В один апрельский день к нам возвратился Саша Гликсман. Опять все плакали. И у Маркела слезы побежали по щекам, заросшим волосами. Прибежал Блюм, захлебывался.

— Так они же понимают, что вы ничего недозволенного не делали! Ну, война прошла и они победили, и теперь они уж мягче!

— Ай, оставьте эти разговоры! — Саша вспыхнул, рассердился. — Все меняется, и они уступают, потому что иначе не могут… Ну, а сами они… Ах, да перестаньте говорить, я же сидел в той самой камере, где и Андрюша…

И особенно был нежен Саша и со мною, и с Маркелом. Может быть, он что-то знал, не говорил? Но клялся, что не знает ничего.

И еще более мы удивились, когда раз пришел к нам Павел Петрович, и привел с собою сэра Генри. Сэр Генри был такой же крепкий и румяный, и покойный, как в игорном доме, и на вилле Роспильози, и в Кампанье на охоте. С ним вошла в наше логово Европа.

Здесь он ничему не удивлялся.

— Помните, — сказал, — вы приглашали меня посетить Россию. Я приехал. Это очень интересно, и я не раскаиваюсь.

Потом, с улыбкою, он мне напомнил, как я в Шантильи ему сказала, что Россия — первая в мире страна.

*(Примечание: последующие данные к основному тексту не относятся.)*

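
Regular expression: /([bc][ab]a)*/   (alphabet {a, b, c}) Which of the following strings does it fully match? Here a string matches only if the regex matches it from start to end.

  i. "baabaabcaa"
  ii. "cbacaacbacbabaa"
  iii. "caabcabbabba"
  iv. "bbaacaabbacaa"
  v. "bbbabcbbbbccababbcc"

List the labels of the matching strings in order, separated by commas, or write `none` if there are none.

ii

i. "baabaabcaa" → no match
ii → match
iii. "caabcabbabba" → no match
iv → no match
v → no match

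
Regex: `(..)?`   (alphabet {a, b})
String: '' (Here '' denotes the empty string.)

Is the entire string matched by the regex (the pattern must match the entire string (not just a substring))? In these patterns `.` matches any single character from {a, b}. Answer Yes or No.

Yes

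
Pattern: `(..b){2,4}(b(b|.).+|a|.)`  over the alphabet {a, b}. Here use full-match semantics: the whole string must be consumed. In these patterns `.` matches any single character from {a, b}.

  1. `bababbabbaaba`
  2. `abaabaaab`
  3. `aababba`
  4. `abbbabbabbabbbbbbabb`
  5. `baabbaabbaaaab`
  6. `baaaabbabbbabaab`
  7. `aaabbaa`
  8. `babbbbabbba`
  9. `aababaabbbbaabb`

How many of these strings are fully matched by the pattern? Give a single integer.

1 → match
2 → no match
3 → match
4 → match
5 → no match
6 → no match
7 → no match
8 → no match
9 → no match
Total matched: 3

3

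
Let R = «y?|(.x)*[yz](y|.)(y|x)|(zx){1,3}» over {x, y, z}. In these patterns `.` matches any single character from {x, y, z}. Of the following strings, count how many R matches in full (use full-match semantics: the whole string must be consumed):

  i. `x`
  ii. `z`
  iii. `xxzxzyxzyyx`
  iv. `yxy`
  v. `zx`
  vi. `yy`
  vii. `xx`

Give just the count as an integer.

i → no match
ii → no match
iii → no match
iv → match
v → match
vi → no match
vii → no match
Total matched: 2

2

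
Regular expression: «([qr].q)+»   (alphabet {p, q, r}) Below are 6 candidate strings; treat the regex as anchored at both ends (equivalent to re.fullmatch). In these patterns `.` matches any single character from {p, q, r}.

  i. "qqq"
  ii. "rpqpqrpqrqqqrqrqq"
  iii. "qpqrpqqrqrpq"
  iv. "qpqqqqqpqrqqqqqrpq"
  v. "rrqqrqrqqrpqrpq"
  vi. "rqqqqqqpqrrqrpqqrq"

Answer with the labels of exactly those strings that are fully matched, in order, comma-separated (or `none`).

i, iii, iv, v, vi

i → match
ii → no match
iii → match
iv → match
v → match
vi → match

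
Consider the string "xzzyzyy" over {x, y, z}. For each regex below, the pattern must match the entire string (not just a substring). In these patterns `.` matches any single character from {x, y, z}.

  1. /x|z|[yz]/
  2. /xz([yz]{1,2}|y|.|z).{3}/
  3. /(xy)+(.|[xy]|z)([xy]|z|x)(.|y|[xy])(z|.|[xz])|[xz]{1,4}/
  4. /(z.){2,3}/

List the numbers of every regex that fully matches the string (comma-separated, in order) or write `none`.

1 → no match
2 → match
3 → no match
4 → no match — must start with "z"

2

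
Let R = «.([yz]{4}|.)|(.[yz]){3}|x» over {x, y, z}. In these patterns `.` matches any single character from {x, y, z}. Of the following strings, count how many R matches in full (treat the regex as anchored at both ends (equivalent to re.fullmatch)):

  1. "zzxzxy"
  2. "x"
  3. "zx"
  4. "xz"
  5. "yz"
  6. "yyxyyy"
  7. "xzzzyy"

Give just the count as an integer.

7

1 → match
2 → match
3 → match
4 → match
5 → match
6 → match
7 → match
Total matched: 7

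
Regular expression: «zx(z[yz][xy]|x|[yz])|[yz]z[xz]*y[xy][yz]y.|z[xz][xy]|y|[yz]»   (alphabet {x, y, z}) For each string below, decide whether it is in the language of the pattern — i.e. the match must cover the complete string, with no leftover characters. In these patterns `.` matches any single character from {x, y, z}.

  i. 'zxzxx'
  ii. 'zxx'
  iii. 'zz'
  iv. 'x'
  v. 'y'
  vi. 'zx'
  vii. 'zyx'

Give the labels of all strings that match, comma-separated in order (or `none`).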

— Во всяком случае — прибавил — ни на кого, и ни на что не походящая. На одной улице я видел, как сдирали в церкви с икон ризы, на другой, — в уже ободранной такой же церкви народ на руках нес Патриарха. Но впервые ощутил Россию я давно, первый же раз, как с вами встретился, тогда на Монмартре. Не поймите меня дурно, но теперь мне кажется, что именно в самой же вас Россия.

Павел же Петрович шевельнул пенснэ на носу, отвел меня в сторону.

— Я получил уж заграничный отпуск. Вам здесь тоже оставаться пока нечего. Муж должен поправляться. А вы — работать. Здесь нескоро все наладится. Я всегда считал, что революции и войны и приходят, и уходят. Но искусство остается. Вы должны в нем совершенствоваться, а не прозябать. Когда придет ваш час, вы возвратитесь. Ну, а сэр Генри вам имеет кое-что сказать.

Сэр Генри в это время рассуждал с Маркелом. Он с интересом и вниманием рассматривал и нашу печку, и дрова, и примус, будто все старался поспокойнее заметить.

Потом мы с ним спустились в садик.

— Я больше месяца в России. Вероятно, напишу целую книгу. Что же до вас, вашего мужа, то я с удовольствием помог бы вам и материально — если бы вы захотели выехать.

Тополя в садике выпускали почки — клейкие и духовитые. Сквозь узор ветвей над нами было небо. По немой синеве летели белые, разорванные облачка. Веселый ветер трепал, солнце то выхватывало золотым куском угол дома, влажную дорожку, грело, то туманело, сквозь облачко кидало вниз прохладу и вуаль.